Não tardou a descobrirmos parte do mistério. Tratava-se, afinal, do anúncio do mais novo jogo de Yoshio Sakamoto: mais conhecido por ser criador da série Metroid, mas também responsável pela franquia Famicom Detective Club. Utilizando a base do remake, com um desenvolvimento em cima da engine da MAGES., a franquia por fim sai de seu prolongado hiato direto para sua conclusão derradeira. E quando digo que descobrimos parte do mistério, digo porque apenas ao termos em mão o título poderemos entender por completo o mistério aqui estabelecido: um misto de lenda urbana com assassinatos em série, casos que têm como ponto em comum a presença da sacola de papelão de Emio, que teoricamente dá cabo do sofrimento de jovens mulheres. Anos após os primeiros jogos, e muitos anos após as primeiras aparições de Emio, a onda de assassinatos em série ao redor da figura parece ter recomeçado, e será dever da agência Utsugi de detetives investigar as mortes suspeitas.
O presente texto não pretende teorizar sobre a narrativa. Muito pouco se sabe a respeito do enredo, e por hora temos acesso a uma demo bem curta, dando-nos acesso apenas à introdução do título, com mais capítulos chegando antes do lançamento. Até o momento, já conseguimos ver uma evolução a partir dos remakes, com animações mais detalhadas, maior variação de ângulos de câmera durante diálogos e maior variação de cenário. Podemos notar, também, que a história adotou um tom mais sóbrio, e a linguagem utilizada não está presa a convenções da mídia. Mas deixemos as hipóteses para o futuro recente, principalmente levando em consideração que o lançamento se dá em poucos dias. Sua intenção, portanto, é instigar o interesse em curiosos, a curiosidade em desavisados e a atenção em desinteressados. Isso porque, no final das contas, FDC é provavelmente uma das franquias menos conhecida no ocidente — no Brasil, então, poucos são os que sequer ouviram falar do nome, principalmente ao se considerar a falta de localização do português. Ao mesmo tempo, são dois jogos referenciados e reverenciados principalmente no Japão, servindo como molde para o gênero action adventure e contendo narrativas complexas com personagens marcantes.

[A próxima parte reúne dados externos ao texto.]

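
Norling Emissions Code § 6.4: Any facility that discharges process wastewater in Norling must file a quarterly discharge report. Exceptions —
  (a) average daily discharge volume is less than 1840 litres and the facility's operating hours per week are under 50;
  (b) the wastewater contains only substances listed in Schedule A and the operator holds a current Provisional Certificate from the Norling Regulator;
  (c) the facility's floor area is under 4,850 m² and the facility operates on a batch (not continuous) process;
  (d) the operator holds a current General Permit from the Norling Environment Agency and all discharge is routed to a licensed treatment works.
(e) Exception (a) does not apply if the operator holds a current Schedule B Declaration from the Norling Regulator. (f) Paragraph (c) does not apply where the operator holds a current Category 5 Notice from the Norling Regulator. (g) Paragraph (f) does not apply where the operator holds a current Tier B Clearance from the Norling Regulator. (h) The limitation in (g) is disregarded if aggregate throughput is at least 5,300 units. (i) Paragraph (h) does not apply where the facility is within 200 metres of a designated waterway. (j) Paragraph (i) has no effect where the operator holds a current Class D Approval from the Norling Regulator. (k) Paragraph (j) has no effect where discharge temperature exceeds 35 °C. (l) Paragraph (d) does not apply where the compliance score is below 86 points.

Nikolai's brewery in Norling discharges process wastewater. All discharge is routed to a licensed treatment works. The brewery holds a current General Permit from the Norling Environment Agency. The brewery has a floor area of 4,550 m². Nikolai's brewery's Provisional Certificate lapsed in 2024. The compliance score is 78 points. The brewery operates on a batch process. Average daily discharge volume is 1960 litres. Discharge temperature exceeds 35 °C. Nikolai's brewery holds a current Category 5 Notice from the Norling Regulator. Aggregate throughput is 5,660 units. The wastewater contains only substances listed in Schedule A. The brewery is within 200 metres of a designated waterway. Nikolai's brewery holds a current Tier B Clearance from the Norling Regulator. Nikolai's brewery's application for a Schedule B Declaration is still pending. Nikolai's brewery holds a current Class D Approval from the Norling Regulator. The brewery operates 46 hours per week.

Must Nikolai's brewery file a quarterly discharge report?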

Grande parte dos acertos dos jogos originais é o quanto sua estrutura narrativa e sua escrita estão associadas com o romance policial. Enfatizo, aqui, o aspecto literário: o gênero policial pode ser encontrado em qualquer mídia e com estilos distintos, mas FDC é, essencialmente, um romance ilustrado. O aspecto ludo não define a experiência: interagimos com o cenário, apresentamos evidências e escolhemos opções de diálogo, mas a narrativa é linear, sem abrir espaço para ramificações e sem ter diálogos hiper-expositivos criados apenas com a intenção de guiar o jogador (sim, estou falando de você, Ace Attorney). A ênfase, sempre, é no mistério, com dúvidas e incertezas o suficiente para sempre nos impulsionar para o próximo diálogo, para a próxima suspeita, até a resolução do caso.

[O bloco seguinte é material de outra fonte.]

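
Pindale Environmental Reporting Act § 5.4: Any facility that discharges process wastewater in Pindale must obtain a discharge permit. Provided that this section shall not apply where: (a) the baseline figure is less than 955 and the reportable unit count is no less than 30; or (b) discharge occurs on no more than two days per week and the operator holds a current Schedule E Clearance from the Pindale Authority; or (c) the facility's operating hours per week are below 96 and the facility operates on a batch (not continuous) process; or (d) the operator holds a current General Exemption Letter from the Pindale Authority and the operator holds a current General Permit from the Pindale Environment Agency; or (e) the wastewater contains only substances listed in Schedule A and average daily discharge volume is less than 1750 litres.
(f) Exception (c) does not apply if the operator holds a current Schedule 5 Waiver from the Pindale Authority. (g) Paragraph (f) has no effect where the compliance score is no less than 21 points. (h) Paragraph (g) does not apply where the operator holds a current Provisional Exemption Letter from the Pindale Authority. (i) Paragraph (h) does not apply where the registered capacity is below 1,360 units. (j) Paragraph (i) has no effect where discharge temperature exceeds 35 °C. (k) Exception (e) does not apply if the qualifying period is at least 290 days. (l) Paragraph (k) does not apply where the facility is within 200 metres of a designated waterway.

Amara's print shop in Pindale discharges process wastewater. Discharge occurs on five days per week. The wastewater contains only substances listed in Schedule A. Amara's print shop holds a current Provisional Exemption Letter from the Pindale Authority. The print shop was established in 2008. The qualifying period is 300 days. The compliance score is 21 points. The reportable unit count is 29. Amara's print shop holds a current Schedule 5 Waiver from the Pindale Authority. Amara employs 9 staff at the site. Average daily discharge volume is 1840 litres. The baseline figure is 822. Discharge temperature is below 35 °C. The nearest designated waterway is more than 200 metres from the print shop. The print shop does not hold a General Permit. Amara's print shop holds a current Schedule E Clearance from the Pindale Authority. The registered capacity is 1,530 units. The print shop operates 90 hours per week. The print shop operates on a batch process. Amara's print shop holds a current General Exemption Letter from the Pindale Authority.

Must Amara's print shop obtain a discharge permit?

Exception (a) fails — the reportable unit count is 29, short of 30.
Exception (b) does not apply: discharge occurs on five days per week.
Exception (c): the facility's operating hours per week are 90, below the 96 limit; the facility operates on a batch process — every condition holds. But applying paragraphs (f)–(j): (f) applies — a current Schedule 5 Waiver is held. (g) applies (the compliance score is 21 points, meeting the 21 points threshold), but is overridden by (h): (h) operates against (g): a current Provisional Exemption Letter is held. (i), which would lift (h), is inapplicable — the registered capacity is 1,530 units, not below 1,360 units. (c) is therefore removed.
Exception (d) fails — no General Permit is held.
Exception (e) does not apply: average daily discharge volume is 1840 litres, not less than 1750 litres.
No exception applies. The general rule governs.

Yes — Amara's print shop must obtain a discharge permit.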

Dentro do aspecto literário, não há como deixar de abordar o aspecto geográfico e as características dos investigadores. A regionalização dos casos é capaz de apresentar facetas da sociedade japonesa: as aristocracias rurais, a pressão escolar, o perigo das ruas noturnas, e os crimes passam a ser fatos sociais, que podem ser dissecasos e analisados. Se esse aspecto indica referências da corrente americana do romance policial, temos a corrente inglesa representada no protagonista: o jogador precisa deduzir, buscar evidências materiais, encontrar contradições, enquanto sua parceira, Ayumi, retrata uma análise mais emocional dos fatos, estabelecendo uma relação interessante de investigações. Ayumi, inclusive, parece ganhar importante relevância no novo título, já que certos capítulos trarão sua perspectiva direta pela primeira vez na série.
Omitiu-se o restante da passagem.